Em O Menino que Matou Meus Pais, temos uma Suzane que teve a inocência perdida e fora influenciada pelo namorado deslumbrado pela fortuna dos Von Richthofen a se voltar contra os pais e cometer o crime. Nessa versão, ela era uma menina estudiosa, perdeu a virgindade e conheceu as drogas por influência do jovem (Daniel era o instrutor de aeromodelismo do irmão dela). Apesar dos pais serem extremamente rígidos e controladores, eram inocentes e ela os amava. Daniel, aqui, mostra-se manipulador, fazendo-a comprar presentes caros e lhe dar dinheiro, realmente sentindo o gosto de um estilo de vida diferente do dele. A Suzane entregue ao público, neste filme, é pintada como aquela versão adocicada da famigerada entrevista para o Fantástico, na qual a assassina foi flagrada recebendo instruções do advogado para chorar.

Em A Menina que Matou os Pais, Daniel é um rapaz bom, filho de uma família amorosa, que sempre trabalhou muito e nunca pediu dinheiro à namorada. Nesse filme, Suzane é mostrada como a manipuladora, não o anjinho virginal da outra versão. Ela que apresenta a maconha ao rapaz. E mais: Cravinhos a descreve como uma garota muito problemática, com traumas e abusada sexualmente pelo pai. A motivação de Daniel para aceitar cometer o crime seria proteger a moça. 

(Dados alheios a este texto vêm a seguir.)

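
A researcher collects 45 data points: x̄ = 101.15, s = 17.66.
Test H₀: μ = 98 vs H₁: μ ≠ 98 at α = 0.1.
One-sample t-test:
H₀: μ = 98
H₁: μ ≠ 98
df = n - 1 = 44
t = (x̄ - μ₀) / (s/√n) = (101.15 - 98) / (17.66/√45) = 1.197
p-value = 0.2379

Since p-value > α = 0.1, we fail to reject H₀.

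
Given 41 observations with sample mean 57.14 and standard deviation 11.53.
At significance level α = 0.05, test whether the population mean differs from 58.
One-sample t-test:
H₀: μ = 58
H₁: μ ≠ 58
df = n - 1 = 40
t = (x̄ - μ₀) / (s/√n) = (57.14 - 58) / (11.53/√41) = -0.478
p-value = 0.6355

Since p-value > α = 0.05, we fail to reject H₀.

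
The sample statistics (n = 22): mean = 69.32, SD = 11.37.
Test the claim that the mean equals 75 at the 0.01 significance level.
One-sample t-test:
H₀: μ = 75
H₁: μ ≠ 75
df = n - 1 = 21
t = (x̄ - μ₀) / (s/√n) = (69.32 - 75) / (11.37/√22) = -2.343
p-value = 0.0290

Since p-value > α = 0.01, we fail to reject H₀.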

Outro ponto alto deste filme é a trilha sonora. Tanto os temas da época do incidente, muito bem escolhidos de acordo com as personalidades e juventude dos personagens, quanto a trilha original de Ed Côrtes. Destaque para as duas versões de “Love Will Tear Us Apart”, com vocais masculino e feminino. A passagem do tempo, com a data de cada flashback, também revela-se um ponto certeiro.

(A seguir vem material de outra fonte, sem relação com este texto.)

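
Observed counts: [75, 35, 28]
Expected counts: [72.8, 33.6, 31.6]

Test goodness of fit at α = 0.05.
Chi-square goodness of fit test:
H₀: observed counts match expected distribution
H₁: observed counts differ from expected distribution
df = k - 1 = 2
χ² = Σ(O - E)²/E
   = (75 - 72.8)²/72.8 + (35 - 33.6)²/33.6 + (28 - 31.6)²/31.6
   = 0.066 + 0.058 + 0.410
   = 0.53
p-value = 0.7653

Since p-value > α = 0.05, we fail to reject H₀.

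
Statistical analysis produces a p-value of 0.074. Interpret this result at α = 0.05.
Since p = 0.074 > α = 0.05, fail to reject H₀.
There is insufficient evidence to reject the null hypothesis; the result is not statistically significant at the 0.05 level.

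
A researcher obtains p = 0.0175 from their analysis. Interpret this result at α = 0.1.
Since p = 0.0175 < α = 0.1, reject H₀.
There is sufficient evidence to reject the null hypothesis; the result is statistically significant at the 0.1 level.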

Há algumas falhas na dobradinha. Tudo bem que os filmes não tenham um compromisso em fazer o espectador buscar uma verdade, mas a coisa ficou muito em aberto, apenas narrando o ponto de vista de cada um dos dois. Uma figura-chave para a história, Andreas, o caçula da família Von Richthofen, não recebe o devido destaque. Não se dá pistas para quem assiste se ele tinha algum envolvimento ou conhecimento dos planos de assassinato ou do que aconteceria naquela noite. Alguns outros pontos acabam deixando certa superficialidade na narrativa onde gostaríamos de ter mais informação ou envolvimento. A fotografia mostra muitos planos abertos, o que quase estraga a profundidade de certos diálogos – mas o elenco excepcional consegue salvar esses momentos e a gente não deixa de ver as expressões e o tom dos atores, principalmente o casal Suzane e Daniel. Vale muito pela atuação que pode ser a consagração de Carla Diaz e a ótima química dela com Leonardo Bittencourt.

O resultado é positivo, porém não maravilhoso. Para quem gosta de histórias de assassinatos baseados em fatos reais, os filmes irão agradar. Contudo, também poderão deixar lacunas. Justamente porque não são obras investigativas, apenas expositivas.